Dependence-induced changes in opioid-receptor gene expression

Johansson, Anna January 2013 (has links)
Using drugs such as alcohol and morphine among others can be addictive in some individuals, and progress into a substance abuse disorder. The mesolimbic dopaminergic system (MD-system) is involved in the reward process during the development of drug addiction. The MD-system is critical for survival and affects different behaviors in both man and animal. Neurochemical pathways drive for instance physical activity, food intake, love and reproduction and are part of the natural reward process involved partly in the release of dopamine (DA) into frontal lobes.

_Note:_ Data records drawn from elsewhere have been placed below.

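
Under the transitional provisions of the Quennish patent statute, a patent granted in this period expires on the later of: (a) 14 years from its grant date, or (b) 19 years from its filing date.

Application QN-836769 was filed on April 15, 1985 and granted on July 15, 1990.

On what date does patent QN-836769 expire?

(a) grant + 14 years → 15 July 2004.
(b) filing + 19 years → 15 April 2004.
Later of the two: 15 July 2004.

July 15, 2004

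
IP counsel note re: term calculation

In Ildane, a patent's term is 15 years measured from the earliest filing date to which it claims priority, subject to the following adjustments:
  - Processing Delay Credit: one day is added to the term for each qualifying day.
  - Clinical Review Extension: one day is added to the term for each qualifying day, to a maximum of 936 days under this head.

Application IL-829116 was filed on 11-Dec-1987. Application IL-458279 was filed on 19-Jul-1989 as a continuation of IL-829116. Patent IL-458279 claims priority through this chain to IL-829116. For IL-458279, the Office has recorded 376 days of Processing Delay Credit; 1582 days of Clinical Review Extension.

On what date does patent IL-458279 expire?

July 15, 2006

Earliest priority filing: 11 December 1987.
Base term: 11 December 1987 + 15 years → 11 December 2002.
Processing Delay Credit: +376 days → 22 December 2003.
Clinical Review Extension: 1582 days claimed exceeds the 936-day cap, so +936 days → 15 July 2006.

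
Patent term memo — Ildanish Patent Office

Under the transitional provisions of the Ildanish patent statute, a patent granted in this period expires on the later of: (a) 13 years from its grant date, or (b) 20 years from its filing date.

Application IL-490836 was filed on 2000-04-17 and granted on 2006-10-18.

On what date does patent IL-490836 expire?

(a) grant + 13 years → 18 October 2019.
(b) filing + 20 years → 17 April 2020.
Later of the two: 17 April 2020.

April 17, 2020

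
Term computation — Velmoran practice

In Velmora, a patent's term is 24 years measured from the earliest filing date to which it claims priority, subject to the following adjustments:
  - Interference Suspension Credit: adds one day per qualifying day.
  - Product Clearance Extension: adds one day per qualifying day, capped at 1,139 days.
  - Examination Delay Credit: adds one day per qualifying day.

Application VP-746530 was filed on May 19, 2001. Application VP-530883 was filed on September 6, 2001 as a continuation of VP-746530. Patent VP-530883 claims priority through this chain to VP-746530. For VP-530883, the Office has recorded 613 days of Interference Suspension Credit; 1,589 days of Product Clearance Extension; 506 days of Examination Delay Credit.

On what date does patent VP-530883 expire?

July 25, 2031

Earliest priority filing: 19 May 2001.
Base term: 19 May 2001 + 24 years → 19 May 2025.
Interference Suspension Credit: +613 days → 22 January 2027.
Product Clearance Extension: 1589 days claimed exceeds the 1139-day cap, so +1139 days → 6 March 2030.
Examination Delay Credit: +506 days → 25 July 2031.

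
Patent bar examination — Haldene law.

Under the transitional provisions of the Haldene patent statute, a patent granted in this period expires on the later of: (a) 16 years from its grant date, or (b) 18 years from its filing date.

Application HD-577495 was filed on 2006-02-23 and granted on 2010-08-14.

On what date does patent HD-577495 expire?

(a) grant + 16 years → 14 August 2026.
(b) filing + 18 years → 23 February 2024.
Later of the two: 14 August 2026.

August 14, 2026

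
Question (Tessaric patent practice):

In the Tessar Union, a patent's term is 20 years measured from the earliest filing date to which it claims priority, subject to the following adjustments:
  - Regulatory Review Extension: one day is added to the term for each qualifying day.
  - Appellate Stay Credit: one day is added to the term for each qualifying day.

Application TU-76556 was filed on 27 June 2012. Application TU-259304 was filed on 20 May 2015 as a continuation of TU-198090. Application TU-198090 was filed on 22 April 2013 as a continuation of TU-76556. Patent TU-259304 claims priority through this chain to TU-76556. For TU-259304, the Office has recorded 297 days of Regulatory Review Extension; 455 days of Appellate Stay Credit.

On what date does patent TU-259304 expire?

July 19, 2034

Earliest priority filing: 27 June 2012.
Base term: 27 June 2012 + 20 years → 27 June 2032.
Regulatory Review Extension: +297 days → 20 April 2033.
Appellate Stay Credit: +455 days → 19 July 2034.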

Within the MD-system opioid receptors throughout the brain are affected by drug intake, and activation of these receptors modulate DA-release in brain regions involved in reward-behavior. The aim of this study was to evaluate gene expression of MOR and DOR within the endogenous opioid system (EO-system) in relation to voluntary physical activity, a natural reinforcer. Further on investigations of the drug alcohol was compared to the natural reinforcer sucrose using voluntary consumption. For both experiments qRT-PCR was used to measure mRNA levels of MOR and DOR from brain areas of interest. We found a small significant up regulation in NAc, PFC and VTA but for DOR in VTA a down regulation in gene expression of physical exercising mice. Additionally these two different genes OPRM1- and the OPRD1- gene are down regulated in VTA and NAc due to alcohol- and sugar-intake. This implicate that the natural reward system and their ORs point in the direction of earlier findings; the opioid receptors have a key role in regulate alcohol intake and the natural rewarding stimuli as food intake.